Bunu herkes bilir, bir deniz yıldızının kolu koptuğunda hem kopan yerden hem de koparılan yerden yeni bir deniz yıldızı oluşur. Artık onlar farklı deniz yıldızları mıdır yoksa aynı mı? Eğer konuşabilselerdi birbirlerine ne derlerdi?
Deniz yıldızını insan gibi düşünün, kendinizmiş gibi. Sizden yeni bir tane daha. O siz misiniz yoksa bir başkası mı? Size tıpatıp benzeyen şeye ne derdiniz? Eğer hayatı seven biriyseniz onunla eğlenirdiniz. Gezip dolaşır hayatın tadını birlikte çıkarırdınız. Hayatı anlamak isteyen biriyseniz onun üzerine giderdiniz. Ona testler ve deneyler yapardınız. Hayatı umursamayan biriyseniz onu da görmezden gelirdiniz. Ve hayattan nefret eden biriyseniz… Dürüst olmak gerekirse bunun cevabını tahmin edemiyorum. Çünkü hayattan nefret ettiğimi düşünemiyorum. Eğer hayatı değil de ”beni” koyarsam başa, kendimden nefret ettiğimi düşünürsem eğer karşımdakini de sevmeye çalışırdım galiba. İçten içe, ilk defa. Ama kendimden nefret etmiyorum, duygularımdan utanmıyorum, hayattan korkmuyorum. Nefret duygusunun bedenime yapışmasını kabul etmiyorum. O zaman ne olurdu? Karşımdaki ”beni” de mi severdim? Ona da mı gülümserdim? Yoksa korkar mıydım? Bilemiyorum, 2021 yılında bile klonumu hayal edemiyorum.

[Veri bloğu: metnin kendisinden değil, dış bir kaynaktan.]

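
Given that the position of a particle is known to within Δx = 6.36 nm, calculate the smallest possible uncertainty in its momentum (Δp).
8.291 × 10^-27 kg·m/s

Using the Heisenberg uncertainty principle:
ΔxΔp ≥ ℏ/2

The minimum uncertainty in momentum is:
Δp_min = ℏ/(2Δx)
Δp_min = (1.055e-34 J·s) / (2 × 6.360e-09 m)
Δp_min = 8.291e-27 kg·m/s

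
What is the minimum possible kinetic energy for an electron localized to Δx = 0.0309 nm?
9.976 eV

Localizing a particle requires giving it sufficient momentum uncertainty:

1. From uncertainty principle: Δp ≥ ℏ/(2Δx)
   Δp_min = (1.055e-34 J·s) / (2 × 3.090e-11 m)
   Δp_min = 1.706e-24 kg·m/s

2. This momentum uncertainty corresponds to kinetic energy:
   KE ≈ (Δp)²/(2m) = (1.706e-24)²/(2 × 9.109e-31 kg)
   KE = 1.598e-18 J = 9.976 eV

Tighter localization requires more energy.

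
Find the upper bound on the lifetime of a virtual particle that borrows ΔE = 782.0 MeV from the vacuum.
4.209 × 10^-25 s

Using the energy-time uncertainty principle:
ΔEΔt ≥ ℏ/2

For a virtual particle borrowing energy ΔE, the maximum lifetime is:
Δt_max = ℏ/(2ΔE)

Converting energy:
ΔE = 782.0 MeV = 1.253e-10 J

Δt_max = (1.055e-34 J·s) / (2 × 1.253e-10 J)
Δt_max = 4.209e-25 s = 4.209 × 10^-25 s

Virtual particles with higher borrowed energy exist for shorter times.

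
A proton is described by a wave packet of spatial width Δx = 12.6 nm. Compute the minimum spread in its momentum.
4.185 × 10^-27 kg·m/s

For a wave packet, the spatial width Δx and momentum spread Δp are related by the uncertainty principle:
ΔxΔp ≥ ℏ/2

The minimum momentum spread is:
Δp_min = ℏ/(2Δx)
Δp_min = (1.055e-34 J·s) / (2 × 1.260e-08 m)
Δp_min = 4.185e-27 kg·m/s

A wave packet cannot have both a well-defined position and well-defined momentum.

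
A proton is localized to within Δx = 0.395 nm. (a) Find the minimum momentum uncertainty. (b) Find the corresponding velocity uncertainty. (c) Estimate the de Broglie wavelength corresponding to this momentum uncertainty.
(a) Δp_min = 1.335 × 10^-25 kg·m/s
(b) Δv_min = 79.809 m/s
(c) λ_dB = 4.964 nm

Step-by-step:

(a) From the uncertainty principle:
Δp_min = ℏ/(2Δx) = (1.055e-34 J·s)/(2 × 3.950e-10 m) = 1.335e-25 kg·m/s

(b) The velocity uncertainty:
Δv = Δp/m = (1.335e-25 kg·m/s)/(1.673e-27 kg) = 7.981e+01 m/s = 79.809 m/s

(c) The de Broglie wavelength for this momentum:
λ = h/p = (6.626e-34 J·s)/(1.335e-25 kg·m/s) = 4.964e-09 m = 4.964 nm

Note: The de Broglie wavelength is comparable to the localization size, as expected from wave-particle duality.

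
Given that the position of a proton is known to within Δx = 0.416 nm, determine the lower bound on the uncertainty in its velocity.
75.780 m/s

Using the Heisenberg uncertainty principle and Δp = mΔv:
ΔxΔp ≥ ℏ/2
Δx(mΔv) ≥ ℏ/2

The minimum uncertainty in velocity is:
Δv_min = ℏ/(2mΔx)
Δv_min = (1.055e-34 J·s) / (2 × 1.673e-27 kg × 4.160e-10 m)
Δv_min = 7.578e+01 m/s = 75.780 m/s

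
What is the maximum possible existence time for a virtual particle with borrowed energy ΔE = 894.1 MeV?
3.681 × 10^-25 s

Using the energy-time uncertainty principle:
ΔEΔt ≥ ℏ/2

For a virtual particle borrowing energy ΔE, the maximum lifetime is:
Δt_max = ℏ/(2ΔE)

Converting energy:
ΔE = 894.1 MeV = 1.433e-10 J

Δt_max = (1.055e-34 J·s) / (2 × 1.433e-10 J)
Δt_max = 3.681e-25 s = 3.681 × 10^-25 s

Virtual particles with higher borrowed energy exist for shorter times.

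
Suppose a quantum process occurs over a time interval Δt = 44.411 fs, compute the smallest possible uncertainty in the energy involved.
7.410 meV

Using the energy-time uncertainty principle:
ΔEΔt ≥ ℏ/2

The minimum uncertainty in energy is:
ΔE_min = ℏ/(2Δt)
ΔE_min = (1.055e-34 J·s) / (2 × 4.441e-14 s)
ΔE_min = 1.187e-21 J = 7.410 meV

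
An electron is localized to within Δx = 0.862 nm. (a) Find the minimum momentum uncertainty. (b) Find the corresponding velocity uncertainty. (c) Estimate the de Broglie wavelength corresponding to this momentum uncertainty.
(a) Δp_min = 6.117 × 10^-26 kg·m/s
(b) Δv_min = 67.151 km/s
(c) λ_dB = 10.832 nm

Step-by-step:

(a) From the uncertainty principle:
Δp_min = ℏ/(2Δx) = (1.055e-34 J·s)/(2 × 8.620e-10 m) = 6.117e-26 kg·m/s

(b) The velocity uncertainty:
Δv = Δp/m = (6.117e-26 kg·m/s)/(9.109e-31 kg) = 6.715e+04 m/s = 67.151 km/s

(c) The de Broglie wavelength for this momentum:
λ = h/p = (6.626e-34 J·s)/(6.117e-26 kg·m/s) = 1.083e-08 m = 10.832 nm

Note: The de Broglie wavelength is comparable to the localization size, as expected from wave-particle duality.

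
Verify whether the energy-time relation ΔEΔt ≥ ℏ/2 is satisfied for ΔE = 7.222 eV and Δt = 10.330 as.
No, it violates the uncertainty relation.

Calculate the product ΔEΔt:
ΔE = 7.222 eV = 1.157e-18 J
ΔEΔt = (1.157e-18 J) × (1.033e-17 s)
ΔEΔt = 1.195e-35 J·s

Compare to the minimum allowed value ℏ/2:
ℏ/2 = 5.273e-35 J·s

Since ΔEΔt = 1.195e-35 J·s < 5.273e-35 J·s = ℏ/2,
this violates the uncertainty relation.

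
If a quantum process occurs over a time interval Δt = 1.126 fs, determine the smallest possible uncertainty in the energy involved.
292.279 meV

Using the energy-time uncertainty principle:
ΔEΔt ≥ ℏ/2

The minimum uncertainty in energy is:
ΔE_min = ℏ/(2Δt)
ΔE_min = (1.055e-34 J·s) / (2 × 1.126e-15 s)
ΔE_min = 4.683e-20 J = 292.279 meV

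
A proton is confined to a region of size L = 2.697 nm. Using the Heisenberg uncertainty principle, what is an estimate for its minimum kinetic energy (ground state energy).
713.169 neV

Using the uncertainty principle to estimate ground state energy:

1. The position uncertainty is approximately the confinement size:
   Δx ≈ L = 2.697e-09 m

2. From ΔxΔp ≥ ℏ/2, the minimum momentum uncertainty is:
   Δp ≈ ℏ/(2L) = 1.955e-26 kg·m/s

3. The kinetic energy is approximately:
   KE ≈ (Δp)²/(2m) = (1.955e-26)²/(2 × 1.673e-27 kg)
   KE ≈ 1.143e-25 J = 713.169 neV

This is an order-of-magnitude estimate of the ground state energy.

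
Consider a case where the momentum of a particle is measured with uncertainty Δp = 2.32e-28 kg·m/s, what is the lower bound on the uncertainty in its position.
227.278 nm

Using the Heisenberg uncertainty principle:
ΔxΔp ≥ ℏ/2

The minimum uncertainty in position is:
Δx_min = ℏ/(2Δp)
Δx_min = (1.055e-34 J·s) / (2 × 2.320e-28 kg·m/s)
Δx_min = 2.273e-07 m = 227.278 nm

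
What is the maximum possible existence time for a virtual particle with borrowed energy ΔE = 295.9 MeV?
1.112 ys

Using the energy-time uncertainty principle:
ΔEΔt ≥ ℏ/2

For a virtual particle borrowing energy ΔE, the maximum lifetime is:
Δt_max = ℏ/(2ΔE)

Converting energy:
ΔE = 295.9 MeV = 4.741e-11 J

Δt_max = (1.055e-34 J·s) / (2 × 4.741e-11 J)
Δt_max = 1.112e-24 s = 1.112 ys

Virtual particles with higher borrowed energy exist for shorter times.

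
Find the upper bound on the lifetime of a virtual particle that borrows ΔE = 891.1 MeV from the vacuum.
3.693 × 10^-25 s

Using the energy-time uncertainty principle:
ΔEΔt ≥ ℏ/2

For a virtual particle borrowing energy ΔE, the maximum lifetime is:
Δt_max = ℏ/(2ΔE)

Converting energy:
ΔE = 891.1 MeV = 1.428e-10 J

Δt_max = (1.055e-34 J·s) / (2 × 1.428e-10 J)
Δt_max = 3.693e-25 s = 3.693 × 10^-25 s

Virtual particles with higher borrowed energy exist for shorter times.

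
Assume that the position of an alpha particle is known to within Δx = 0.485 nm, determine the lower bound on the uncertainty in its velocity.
16.362 m/s

Using the Heisenberg uncertainty principle and Δp = mΔv:
ΔxΔp ≥ ℏ/2
Δx(mΔv) ≥ ℏ/2

The minimum uncertainty in velocity is:
Δv_min = ℏ/(2mΔx)
Δv_min = (1.055e-34 J·s) / (2 × 6.645e-27 kg × 4.850e-10 m)
Δv_min = 1.636e+01 m/s = 16.362 m/s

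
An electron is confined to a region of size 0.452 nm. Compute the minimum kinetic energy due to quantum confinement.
46.621 meV

Using the uncertainty principle:

1. Position uncertainty: Δx ≈ 4.520e-10 m
2. Minimum momentum uncertainty: Δp = ℏ/(2Δx) = 1.167e-25 kg·m/s
3. Minimum kinetic energy:
   KE = (Δp)²/(2m) = (1.167e-25)²/(2 × 9.109e-31 kg)
   KE = 7.470e-21 J = 46.621 meV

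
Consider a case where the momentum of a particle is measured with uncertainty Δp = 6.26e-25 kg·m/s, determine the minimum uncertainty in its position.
84.231 pm

Using the Heisenberg uncertainty principle:
ΔxΔp ≥ ℏ/2

The minimum uncertainty in position is:
Δx_min = ℏ/(2Δp)
Δx_min = (1.055e-34 J·s) / (2 × 6.260e-25 kg·m/s)
Δx_min = 8.423e-11 m = 84.231 pm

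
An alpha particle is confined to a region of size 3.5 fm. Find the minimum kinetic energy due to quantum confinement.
106.597 keV

Using the uncertainty principle:

1. Position uncertainty: Δx ≈ 3.500e-15 m
2. Minimum momentum uncertainty: Δp = ℏ/(2Δx) = 1.507e-20 kg·m/s
3. Minimum kinetic energy:
   KE = (Δp)²/(2m) = (1.507e-20)²/(2 × 6.645e-27 kg)
   KE = 1.708e-14 J = 106.597 keV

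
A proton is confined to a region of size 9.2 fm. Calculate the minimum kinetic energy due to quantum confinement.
61.288 keV

Using the uncertainty principle:

1. Position uncertainty: Δx ≈ 9.200e-15 m
2. Minimum momentum uncertainty: Δp = ℏ/(2Δx) = 5.731e-21 kg·m/s
3. Minimum kinetic energy:
   KE = (Δp)²/(2m) = (5.731e-21)²/(2 × 1.673e-27 kg)
   KE = 9.819e-15 J = 61.288 keV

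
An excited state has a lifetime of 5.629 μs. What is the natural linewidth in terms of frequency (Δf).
14.137 kHz

Using the energy-time uncertainty principle and E = hf:
ΔEΔt ≥ ℏ/2
hΔf·Δt ≥ ℏ/2

The minimum frequency uncertainty is:
Δf = ℏ/(2hτ) = 1/(4πτ)
Δf = 1/(4π × 5.629e-06 s)
Δf = 1.414e+04 Hz = 14.137 kHz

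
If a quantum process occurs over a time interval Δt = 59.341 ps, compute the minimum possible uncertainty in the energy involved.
5.546 μeV

Using the energy-time uncertainty principle:
ΔEΔt ≥ ℏ/2

The minimum uncertainty in energy is:
ΔE_min = ℏ/(2Δt)
ΔE_min = (1.055e-34 J·s) / (2 × 5.934e-11 s)
ΔE_min = 8.886e-25 J = 5.546 μeV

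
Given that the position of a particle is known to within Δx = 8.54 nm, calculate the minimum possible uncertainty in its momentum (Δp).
6.174 × 10^-27 kg·m/s

Using the Heisenberg uncertainty principle:
ΔxΔp ≥ ℏ/2

The minimum uncertainty in momentum is:
Δp_min = ℏ/(2Δx)
Δp_min = (1.055e-34 J·s) / (2 × 8.540e-09 m)
Δp_min = 6.174e-27 kg·m/s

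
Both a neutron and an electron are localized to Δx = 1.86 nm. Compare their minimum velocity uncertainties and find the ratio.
The electron has the larger minimum velocity uncertainty, by a ratio of 1838.7.

For both particles, Δp_min = ℏ/(2Δx) = 2.835e-26 kg·m/s (same for both).

The velocity uncertainty is Δv = Δp/m:
- neutron: Δv = 2.835e-26 / 1.675e-27 = 1.693e+01 m/s = 16.925 m/s
- electron: Δv = 2.835e-26 / 9.109e-31 = 3.112e+04 m/s = 31.120 km/s

Ratio: 3.112e+04 / 1.693e+01 = 1838.7

The lighter particle has larger velocity uncertainty because Δv ∝ 1/m.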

Dünyada çift yaratıldığımıza dair söylentiler var. Bu kadın-erkek olarak değil tamamen aynımız olan. Sizce bu mümkün mü? İnsan insana benzer de her şeyiyle aynı olması mümkün mü? Eğer gerçekten senden bir tane daha olsaydı onu sevebilir miydin? Onu tanır mıydın? Tanımak ister miydin? “Ya olduğun gibi görün ya da göründüğün gibi ol.” demiş Mevlana. Ben ne olduğum gibi görünüyor ne de göründüğüm gibi olabiliyorum. Her olaya farklı tepkiler veriyorum. Geleceğin olasılıklarını düşündüğümde ne tür duygular içerisinde olabileceğimi kestiremiyorum. Ne olmak istediğim gibi biri olabiliyorum ne görünmek istediğim biri gibi görünebiliyorum. Parçalara ayrılmamış bir deniz yıldızı gibi deniz beni nereye savurursa oraya savruluyorum. Çevremde tanımadığım balıklar olsa da, ahtapotlardan korksam da, benim gibi olan deniz yıldızlarıyla beraber kalıyor ve her sorunu aşıyorum. Denizden vazgeçmiyorum. Kaç parçaya ayrılırsam ayrılayım her hücreme büyük bir sevgi besliyorum. Balıkların gözünden ne olduğumu umursamıyorum, nasıl göründüğümü umursamıyorum. Her halimle her kolumu seviyorum. Şimdi sıra sende. Bir aynanın karşına geçip sor kendine; “Seni seviyor muyum?” Cevabın evet ise seni tebrik ederim, hayır ise seni hayata davet ederim. Yaşamaya, hissetmeye, sevmeye ve kendini tanımaya. Çünkü eğer sen kendini tanımaz ve sevmezsen her zaman denizde savrulup duracaksın. Köklerinle tutunamayacaksın. Bir gün boğulacaksın, kendi kollarına ihtiyaç duyacaksın.